Fujiwara Masao hizo una pausa por un momento, luego dijo significativamente:

—Esto es solo un intercambio normal. Porque el invitado es un joven médico chino, está causando sensación. Señor, usted siempre nos enseña a ser sinceros en todas las cosas. Sirvo sinceramente, sin miedo a las críticas. Nos hemos vuelto demasiado rígidos. Si continuamos así, nos quedaremos rápidamente atrás.

—¡Esto es una caída en desgracia! —el Profesor Ikeda golpeó con la mano el escritorio.

Fujiwara inmediatamente se puso de pie, inclinó la cabeza y dijo:

—¡Señor!

—La persona competente debe ser el maestro. Esto también es lo que siempre me ha enseñado. He leído los artículos de este médico y visto sus videos quirúrgicos. Para casos como este, sus habilidades quirúrgicas y experiencia superan las nuestras. Dado que la condición de este paciente chino es similar a la del presidente, y su familia desea fervientemente invitar a este médico, ¿por qué no deberíamos promoverlo? Ya sea exitoso o no, es beneficioso para nosotros —Fujiwara se defendió.

—Esto ha ido más allá del ámbito de las habilidades médicas. Se trata de la reputación y dignidad de nuestro hospital, reputación y dignidad que necesitan ser sostenidas por la vida misma. Sin embargo, tú las estás dañando tan a la ligera. Y, ¡tus llamados artículos y videos no pueden proporcionar suficiente evidencia! —el Profesor Ikeda estaba tan enojado que su barba blanca temblaba.

Fujiwara Masao inmediatamente fue a apoyarlo, pero él apartó la mano de Fujiwara.

—Señor, ¿acaso Fujiwara no entiende como médico por qué debemos prestar excesiva atención a asuntos más allá de las habilidades médicas?

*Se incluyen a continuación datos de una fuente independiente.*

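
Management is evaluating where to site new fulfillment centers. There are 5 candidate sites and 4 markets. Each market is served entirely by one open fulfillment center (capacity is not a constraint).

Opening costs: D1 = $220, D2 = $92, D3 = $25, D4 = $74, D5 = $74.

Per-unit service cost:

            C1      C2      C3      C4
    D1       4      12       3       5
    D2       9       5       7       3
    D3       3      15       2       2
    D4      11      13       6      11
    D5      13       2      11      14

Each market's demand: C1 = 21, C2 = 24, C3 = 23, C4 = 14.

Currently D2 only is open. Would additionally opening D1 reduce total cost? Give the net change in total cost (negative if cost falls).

Current service cost with {D2}: 512.
Adding D1: each market re-picks its cheapest; new service cost 315, saving 197.
Extra fixed cost: 220. Net change = 220 − 197 = 23.
(Totals: 604 → 627.)

No — net change +23 (cost rises by 23).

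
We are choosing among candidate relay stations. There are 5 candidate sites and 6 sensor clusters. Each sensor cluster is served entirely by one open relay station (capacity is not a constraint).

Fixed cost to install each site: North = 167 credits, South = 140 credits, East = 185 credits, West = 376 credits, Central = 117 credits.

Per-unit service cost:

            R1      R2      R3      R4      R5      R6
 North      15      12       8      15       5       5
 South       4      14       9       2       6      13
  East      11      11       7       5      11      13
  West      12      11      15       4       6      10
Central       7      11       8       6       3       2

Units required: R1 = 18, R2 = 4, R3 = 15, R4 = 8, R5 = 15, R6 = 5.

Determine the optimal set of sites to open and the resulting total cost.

Open Central only; minimum total cost 510.

For any fixed open set, each sensor cluster goes to its cheapest open site; total = fixed + service.
{Central}: R1→Central 7·18=126, R2→Central 11·4=44, R3→Central 8·15=120, R4→Central 6·8=48, R5→Central 3·15=45, R6→Central 2·5=10. Service 393; fixed 117; total 510.
{South, Central}: R1→South 4·18=72, R2→Central 11·4=44, R3→Central 8·15=120, R4→South 2·8=16, R5→Central 3·15=45, R6→Central 2·5=10. Service 307; fixed 257; total 564.
{South}: service 434 + fixed 140 = 574
{North, South, East, West, Central}: service 292 + fixed 985 = 1277
No other subset beats 510.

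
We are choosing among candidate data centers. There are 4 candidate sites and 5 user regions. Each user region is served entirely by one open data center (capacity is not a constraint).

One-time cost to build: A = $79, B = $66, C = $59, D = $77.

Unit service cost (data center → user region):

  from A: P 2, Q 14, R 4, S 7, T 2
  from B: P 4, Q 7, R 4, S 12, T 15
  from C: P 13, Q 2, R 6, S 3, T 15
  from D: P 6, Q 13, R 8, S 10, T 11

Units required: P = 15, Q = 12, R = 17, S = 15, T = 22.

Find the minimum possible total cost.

Minimum total cost: 349

For any fixed open set, each user region goes to its cheapest open site; total = fixed + service.
{A, C}: P→A 2·15=30, Q→C 2·12=24, R→A 4·17=68, S→C 3·15=45, T→A 2·22=44. Service 211; fixed 138; total 349.
{A, B, C}: service 211 + fixed 204 = 415
{A, C, D}: P→A 2·15=30, Q→C 2·12=24, R→A 4·17=68, S→C 3·15=45, T→A 2·22=44. Service 211; fixed 215; total 426.
{A, B, C, D}: P→A 2·15=30, Q→C 2·12=24, R→A 4·17=68, S→C 3·15=45, T→A 2·22=44. Service 211; fixed 281; total 492.
No other subset beats 349.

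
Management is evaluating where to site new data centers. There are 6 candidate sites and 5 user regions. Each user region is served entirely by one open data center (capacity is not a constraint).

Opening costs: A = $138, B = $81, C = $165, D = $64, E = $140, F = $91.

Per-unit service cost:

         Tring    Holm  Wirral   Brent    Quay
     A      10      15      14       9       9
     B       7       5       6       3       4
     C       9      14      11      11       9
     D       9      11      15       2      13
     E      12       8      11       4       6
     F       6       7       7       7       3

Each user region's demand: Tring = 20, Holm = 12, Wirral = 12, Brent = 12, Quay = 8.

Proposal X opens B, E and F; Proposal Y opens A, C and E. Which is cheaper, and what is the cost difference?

Proposal X: {B, E, F}: Tring→F 6·20=120, Holm→B 5·12=60, Wirral→B 6·12=72, Brent→B 3·12=36, Quay→F 3·8=24. Service 312; fixed 312; total 624.
Proposal Y: {A, C, E}: Tring→C 9·20=180, Holm→E 8·12=96, Wirral→C 11·12=132, Brent→E 4·12=48, Quay→E 6·8=48. Service 504; fixed 443; total 947.
Difference: |624 − 947| = 323.

Proposal X is cheaper by 323.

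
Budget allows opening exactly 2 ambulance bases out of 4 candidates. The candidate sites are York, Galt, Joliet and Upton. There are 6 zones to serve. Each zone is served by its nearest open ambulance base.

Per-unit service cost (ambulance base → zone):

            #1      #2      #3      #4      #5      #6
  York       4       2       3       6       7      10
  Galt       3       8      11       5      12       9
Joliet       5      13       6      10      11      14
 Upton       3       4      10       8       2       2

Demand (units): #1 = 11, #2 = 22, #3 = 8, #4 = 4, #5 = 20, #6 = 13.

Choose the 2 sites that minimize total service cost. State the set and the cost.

Choose York and Upton; total service cost 191.

With exactly 2 open, each zone uses its cheapest among the chosen.
{York, Upton}: #1→Upton 3·11=33, #2→York 2·22=44, #3→York 3·8=24, #4→York 6·4=24, #5→Upton 2·20=40, #6→Upton 2·13=26. Service cost 191.
{Joliet, Upton}: service cost 267
{Galt, Upton}: service cost 287
Among all 6 size-2 choices, {York, Upton} is lowest.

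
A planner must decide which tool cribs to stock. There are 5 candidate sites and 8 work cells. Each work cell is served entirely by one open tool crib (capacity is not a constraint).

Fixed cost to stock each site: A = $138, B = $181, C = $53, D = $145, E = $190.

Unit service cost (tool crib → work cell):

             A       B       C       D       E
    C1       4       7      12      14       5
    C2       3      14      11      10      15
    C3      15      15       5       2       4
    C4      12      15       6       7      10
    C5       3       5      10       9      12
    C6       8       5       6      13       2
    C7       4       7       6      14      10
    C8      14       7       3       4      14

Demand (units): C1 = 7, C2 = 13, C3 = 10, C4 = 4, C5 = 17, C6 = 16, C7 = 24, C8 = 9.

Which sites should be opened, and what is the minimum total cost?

Open A and C; minimum total cost 602.

For any fixed open set, each work cell goes to its cheapest open site; total = fixed + service.
{A, C}: C1→A 4·7=28, C2→A 3·13=39, C3→C 5·10=50, C4→C 6·4=24, C5→A 3·17=51, C6→C 6·16=96, C7→A 4·24=96, C8→C 3·9=27. Service 411; fixed 191; total 602.
{A, D}: service 426 + fixed 283 = 709
{A, C, D}: service 381 + fixed 336 = 717
{A, B, C, D, E}: C1→A 4·7=28, C2→A 3·13=39, C3→D 2·10=20, C4→C 6·4=24, C5→A 3·17=51, C6→E 2·16=32, C7→A 4·24=96, C8→C 3·9=27. Service 317; fixed 707; total 1024.
No other subset beats 602.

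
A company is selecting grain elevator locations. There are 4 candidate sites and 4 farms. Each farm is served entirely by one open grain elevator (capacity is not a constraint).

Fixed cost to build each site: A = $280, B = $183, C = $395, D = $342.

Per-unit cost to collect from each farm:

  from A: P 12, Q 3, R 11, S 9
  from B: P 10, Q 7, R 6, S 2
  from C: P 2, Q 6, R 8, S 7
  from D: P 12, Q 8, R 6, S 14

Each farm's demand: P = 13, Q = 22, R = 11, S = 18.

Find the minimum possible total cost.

Minimum total cost: 569

For any fixed open set, each farm goes to its cheapest open site; total = fixed + service.
{B}: P→B 10·13=130, Q→B 7·22=154, R→B 6·11=66, S→B 2·18=36. Service 386; fixed 183; total 569.
{A, B}: P→B 10·13=130, Q→A 3·22=66, R→B 6·11=66, S→B 2·18=36. Service 298; fixed 463; total 761.
{C}: service 372 + fixed 395 = 767
{A, B, C, D}: service 194 + fixed 1200 = 1394
No other subset beats 569.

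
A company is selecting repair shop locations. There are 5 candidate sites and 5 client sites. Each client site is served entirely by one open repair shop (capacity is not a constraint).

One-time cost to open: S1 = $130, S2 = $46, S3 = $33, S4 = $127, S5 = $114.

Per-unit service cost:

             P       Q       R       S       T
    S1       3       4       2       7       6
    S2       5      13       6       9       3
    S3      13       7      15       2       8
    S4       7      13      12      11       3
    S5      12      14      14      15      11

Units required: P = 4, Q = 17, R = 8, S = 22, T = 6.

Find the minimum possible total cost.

Minimum total cost: 328

For any fixed open set, each client site goes to its cheapest open site; total = fixed + service.
{S2, S3}: P→S2 5·4=20, Q→S3 7·17=119, R→S2 6·8=48, S→S3 2·22=44, T→S2 3·6=18. Service 249; fixed 79; total 328.
{S1, S3}: service 176 + fixed 163 = 339
{S1, S2, S3}: P→S1 3·4=12, Q→S1 4·17=68, R→S1 2·8=16, S→S3 2·22=44, T→S2 3·6=18. Service 158; fixed 209; total 367.
{S1, S2, S3, S4, S5}: P→S1 3·4=12, Q→S1 4·17=68, R→S1 2·8=16, S→S3 2·22=44, T→S2 3·6=18. Service 158; fixed 450; total 608.
No other subset beats 328.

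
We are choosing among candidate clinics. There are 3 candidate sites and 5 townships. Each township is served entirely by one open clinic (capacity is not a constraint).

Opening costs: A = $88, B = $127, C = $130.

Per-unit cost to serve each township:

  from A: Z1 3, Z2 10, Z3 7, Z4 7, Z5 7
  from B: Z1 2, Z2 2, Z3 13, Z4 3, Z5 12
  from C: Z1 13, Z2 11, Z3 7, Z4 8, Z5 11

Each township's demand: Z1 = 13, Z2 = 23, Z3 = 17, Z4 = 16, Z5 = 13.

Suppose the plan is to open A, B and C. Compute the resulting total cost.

Total cost: 675

Each township is assigned to its cheapest site among the open ones.
{A, B, C}: Z1→B 2·13=26, Z2→B 2·23=46, Z3→A 7·17=119, Z4→B 3·16=48, Z5→A 7·13=91. Service 330; fixed 345; total 675.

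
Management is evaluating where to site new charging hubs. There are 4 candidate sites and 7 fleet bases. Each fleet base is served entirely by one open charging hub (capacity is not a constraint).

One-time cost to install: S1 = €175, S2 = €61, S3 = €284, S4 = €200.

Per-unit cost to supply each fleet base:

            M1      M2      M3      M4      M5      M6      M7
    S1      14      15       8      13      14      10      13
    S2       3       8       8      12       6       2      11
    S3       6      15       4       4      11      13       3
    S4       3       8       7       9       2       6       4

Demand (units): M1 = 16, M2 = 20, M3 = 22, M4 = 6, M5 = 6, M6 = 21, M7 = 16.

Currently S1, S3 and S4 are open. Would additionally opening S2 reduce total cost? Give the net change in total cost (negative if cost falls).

Yes — net change −23 (cost falls by 23).

Current service cost with {S1, S3, S4}: 506.
Adding S2: each fleet base re-picks its cheapest; new service cost 422, saving 84.
Extra fixed cost: 61. Net change = 61 − 84 = -23.
(Totals: 1165 → 1142.)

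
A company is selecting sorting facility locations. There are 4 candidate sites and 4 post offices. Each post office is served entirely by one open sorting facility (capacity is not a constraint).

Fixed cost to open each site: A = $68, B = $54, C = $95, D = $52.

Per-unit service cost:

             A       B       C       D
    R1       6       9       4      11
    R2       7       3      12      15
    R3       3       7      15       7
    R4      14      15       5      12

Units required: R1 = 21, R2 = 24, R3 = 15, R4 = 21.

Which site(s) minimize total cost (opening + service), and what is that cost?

Open B and C; minimum total cost 515.

For any fixed open set, each post office goes to its cheapest open site; total = fixed + service.
{B, C}: R1→C 4·21=84, R2→B 3·24=72, R3→B 7·15=105, R4→C 5·21=105. Service 366; fixed 149; total 515.
{A, B, C}: service 306 + fixed 217 = 523
{A, C}: service 402 + fixed 163 = 565
{A, B, C, D}: R1→C 4·21=84, R2→B 3·24=72, R3→A 3·15=45, R4→C 5·21=105. Service 306; fixed 269; total 575.
No other subset beats 515.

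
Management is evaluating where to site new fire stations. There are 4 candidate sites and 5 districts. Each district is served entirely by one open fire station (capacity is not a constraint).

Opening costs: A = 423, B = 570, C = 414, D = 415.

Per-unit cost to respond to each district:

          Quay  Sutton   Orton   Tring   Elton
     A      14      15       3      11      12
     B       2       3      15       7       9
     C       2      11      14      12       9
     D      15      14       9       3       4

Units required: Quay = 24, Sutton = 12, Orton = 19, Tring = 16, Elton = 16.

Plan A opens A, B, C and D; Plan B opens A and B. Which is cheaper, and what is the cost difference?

Plan B is cheaper by 685.

Plan A: {A, B, C, D}: Quay→B 2·24=48, Sutton→B 3·12=36, Orton→A 3·19=57, Tring→D 3·16=48, Elton→D 4·16=64. Service 253; fixed 1822; total 2075.
Plan B: {A, B}: Quay→B 2·24=48, Sutton→B 3·12=36, Orton→A 3·19=57, Tring→B 7·16=112, Elton→B 9·16=144. Service 397; fixed 993; total 1390.
Difference: |2075 − 1390| = 685.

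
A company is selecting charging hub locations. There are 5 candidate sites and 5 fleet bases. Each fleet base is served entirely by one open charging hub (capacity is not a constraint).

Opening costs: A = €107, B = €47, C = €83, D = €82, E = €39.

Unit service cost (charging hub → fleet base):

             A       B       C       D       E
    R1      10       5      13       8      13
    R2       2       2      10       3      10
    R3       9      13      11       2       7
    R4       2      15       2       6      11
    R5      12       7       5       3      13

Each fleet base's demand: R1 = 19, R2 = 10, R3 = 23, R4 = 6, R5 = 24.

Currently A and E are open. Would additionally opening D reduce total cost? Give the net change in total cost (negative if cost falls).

Yes — net change −287 (cost falls by 287).

Current service cost with {A, E}: 671.
Adding D: each fleet base re-picks its cheapest; new service cost 302, saving 369.
Extra fixed cost: 82. Net change = 82 − 369 = -287.
(Totals: 817 → 530.)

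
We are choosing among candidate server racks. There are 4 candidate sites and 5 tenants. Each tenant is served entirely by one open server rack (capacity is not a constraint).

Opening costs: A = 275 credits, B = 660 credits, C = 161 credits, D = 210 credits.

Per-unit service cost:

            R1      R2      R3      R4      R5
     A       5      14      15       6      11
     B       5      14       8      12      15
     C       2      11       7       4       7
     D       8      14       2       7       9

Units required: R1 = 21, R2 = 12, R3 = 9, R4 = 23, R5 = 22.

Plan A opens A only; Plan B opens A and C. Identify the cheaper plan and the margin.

Plan B is cheaper by 144.

Plan A: {A}: R1→A 5·21=105, R2→A 14·12=168, R3→A 15·9=135, R4→A 6·23=138, R5→A 11·22=242. Service 788; fixed 275; total 1063.
Plan B: {A, C}: R1→C 2·21=42, R2→C 11·12=132, R3→C 7·9=63, R4→C 4·23=92, R5→C 7·22=154. Service 483; fixed 436; total 919.
Difference: |1063 − 919| = 144.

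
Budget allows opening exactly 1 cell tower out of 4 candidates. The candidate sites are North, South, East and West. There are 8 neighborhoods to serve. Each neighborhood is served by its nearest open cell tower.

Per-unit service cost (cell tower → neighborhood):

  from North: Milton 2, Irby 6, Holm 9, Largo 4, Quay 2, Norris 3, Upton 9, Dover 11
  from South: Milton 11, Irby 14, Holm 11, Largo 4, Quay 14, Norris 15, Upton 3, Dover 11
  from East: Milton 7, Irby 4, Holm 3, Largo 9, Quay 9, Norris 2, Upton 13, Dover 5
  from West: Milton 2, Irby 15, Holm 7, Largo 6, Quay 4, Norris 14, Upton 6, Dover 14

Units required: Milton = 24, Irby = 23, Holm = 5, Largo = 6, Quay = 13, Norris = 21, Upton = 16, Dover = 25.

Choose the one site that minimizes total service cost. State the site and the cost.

With exactly 1 open, each neighborhood uses its cheapest among the chosen.
{North}: Milton→North 2·24=48, Irby→North 6·23=138, Holm→North 9·5=45, Largo→North 4·6=24, Quay→North 2·13=26, Norris→North 3·21=63, Upton→North 9·16=144, Dover→North 11·25=275. Service cost 763.
{East}: service cost 821
{West}: service cost 1256
Among all 4 size-1 choices, {North} is lowest.

Choose North only; total service cost 763.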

Comparado con la vida de un paciente, encuentro que la reputación y la dignidad son insignificantes, totalmente prescindibles. Recuerdo cuando lo seguía a usted aprendiendo medicina, Señor, solía ignorar la reputación personal y desafiar cirugías difíciles para salvar las vidas de los pacientes. Cuando la cirugía fallaba, todo lo que decía era… He hecho mi mejor esfuerzo; ¡la reputación no es algo para ser atesorado! —Fujiwara Masao argumentó con razón.

Si no podía convencer al Profesor Ikeda, entonces dentro de la facción de la generación mayor, no recibiría ningún apoyo y le sería difícil enfrentar el discurso público del hospital.

—Eso… ¡no es lo mismo! —exclamó el Profesor Ikeda con enojo.

—¡Es lo mismo! Solo porque es un joven médico chino, sientes que has perdido tu reputación y dignidad. Si fuera un profesor del hospital más importante del mundo, no lo discutirías con tal virulencia. Justo como el maestro de Go más fuerte se sentiría extremadamente avergonzado si perdiera ante un niño…

Fujiwara no cedió.

—Tú…

El Profesor Ikeda se recostó en su silla, sus labios temblaban, incapaz de hablar.

Fujiwara le entregó una taza de té. Solo hizo un gesto para que la dejara.

Después de mucho tiempo, el Profesor Ikeda respiraba con firmeza.

—¿Has tomado tu decisión?

—La invitación ya ha sido enviada. Debería haber sido recibida a estas alturas —respondió Fujiwara.

El Profesor Ikeda murmuró:

—Las cosas que dijiste hace un momento, ¿es realmente lo que hay en tu corazón?

—¡En efecto! —asintió Fujiwara.

—¿Qué necesitas que haga?

—Si mi decisión es rechazada colectivamente a nivel consultivo del hospital, causando que ejerzan presión sobre la administración, espero, Señor, que pueda ayudarme.

—Está bien, me has desafiado hoy. Ese viejo Ikeda no será fácil de tratar.

—Él solo se preocupa por su lealtad al Templo Shuon-an. Mientras usted me apoye, Señor, nadie podrá anular mi decisión.